[Python-ideas] Make Python code read-only

Eric Snow ericsnowcurrently at gmail.com
Wed May 21 00:04:22 CEST 2014


An interesting idea.  Comments below.

On May 20, 2014 10:58 AM, "Victor Stinner" <victor.stinner at gmail.com> wrote:
> Make Python code read-only
> ==========================
>
> I propose to add an option to Python to make the code read-only. In
> this mode, module namespace, class namespace and function attributes
> become read-only. It is still be possible to add a "__readonly__ =
> False" marker to keep a module, a class and/or a function modifiable.

Make __readonly__ a data descriptor (getset in the C-API) on
ModuleType, type, and FunctionType and people could toggle it as
needed.  The descriptor could look something like this (in pure
Python):

class ReadonlyDescriptor:
    DEFAULT = os.environ.get(b'PYTHONREADONLY', False)  # i.e. ignore
changes to PYTHONREADONLY
    def __init__(self, *, default=None):
        if default is None:
            default = cls.DEFAULT
        self.default = default
    def __get__(self, obj, cls):
        if obj is None:
            return self
        try:
            return obj.__dict__['__readonly__']
        except KeyError:
            readonly = bool(self.default)
            obj.__dict__['__readonly__'] = readonly
            return readonly
    def __set__(self, obj, value):
        obj.__dict__['__readonly__'] = value

Alternately, the object structs for the 3 types (e.g. PyModuleObject)
could each grow a "readonly" field (or an extra flag option if there
is an appropriate flag).  The descriptor (in C) would use that instead
of obj.__dict__['__readonly__'].  However, I'd prefer going through
__dict__.

Either way, the 3 types would share a tp_setattro implementation that
checked the read-only flag.  That way there's no need to make sweeping
changes to the 3 types, nor to the dict type.

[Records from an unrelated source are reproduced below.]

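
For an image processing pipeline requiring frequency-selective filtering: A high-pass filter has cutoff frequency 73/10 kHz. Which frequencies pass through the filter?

A high-pass filter passes all frequencies above the cutoff frequency 73/10 kHz and attenuates lower frequencies.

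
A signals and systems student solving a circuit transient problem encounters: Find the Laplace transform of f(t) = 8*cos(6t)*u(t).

Standard pair: cos(wt)*u(t) <-> s/(s^2+w^2)
With w = 6: L{8*cos(6t)*u(t)} = 8s/(s^2+36)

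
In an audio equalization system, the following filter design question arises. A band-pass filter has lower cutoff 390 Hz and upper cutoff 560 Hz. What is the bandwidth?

Bandwidth = f_high - f_low
= 560 Hz - 390 Hz = 170 Hz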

def __setattr__(self, name, value):
    if self.__readonly__:
        raise AttributeError('readonly')
    super().__setattr__(name, value)

FWIW, the idea of a flag for read-only could be applied to objects in
general, particularly in a future language addition.  "__readonly__"
is a good name for the flag so the precedent set by the three types in
this proposal would be a good one.

>
> I chose to make the code read-only by default instead of the opposite.
> In my test, almost all code can be made read-only without major issue,
> few code requires the "__readonly__ = False" marker.

Read-only by default would be backwards-incompatible, but having a
commandline flag (and/or env var) to enable it would be useful.

For classes a decorator could be nice, though it should wait until it
was more obviously worth doing.  I'm not sure it would matter for
functions, though the same decorator would probably work.

>
> A module is only made read-only by importlib after the module is
> loaded. The module is stil modifiable when code is executed until
> importlib has set all its attributes (ex: __loader__).

With a data descriptor and __setattr__ like I described above, there
is no need to make any changes to importlib.

> Optimizations possible when the code is read-only
> =================================================
...
> More optimizations
> ==================

+1

> One point remains unclear to me. There is a short time window between
> a module is loaded and the module is made read-only. During this
> window, we cannot rely on the read-only property of the code.
> Specialized code cannot be used safetly before the module is known to
> be read-only.

How big a problem would this be in practice?

> Issues with read-only code
> ==========================
>
> * Currently, it's not possible to allow again to modify a module,
> class or function to keep my implementation simple. With a registry of
> callbacks, it may be possible to enable again modification and call
> code to disable optimizations.

With the data descriptor approach toggling read-only would work.
Enabling/disabling optimizations at that point would depend on how
they were implemented.

> * Lazy initialization of module variables does not work anymore. A
> workaround is to use a mutable type. It can be a dict used as a
> namespace for module modifiable variables.

What do you mean by "lazy initialization of module variables"?

> * It is not possible yet to make the namespace of packages read-only.
> For example, "import encodings.utf_8" adds the symbol "utf_8" to the
> encodings namespace. A workaround is to load all submodules before
> making the namespace read-only. This cannot be done for some large
> modules. For example, the encodings has a lot of submodules, only a
> few are needed.

If read-only is only enforced via __setattr__ then the workaround is
to bind the submodule directly via pkg.__dict__.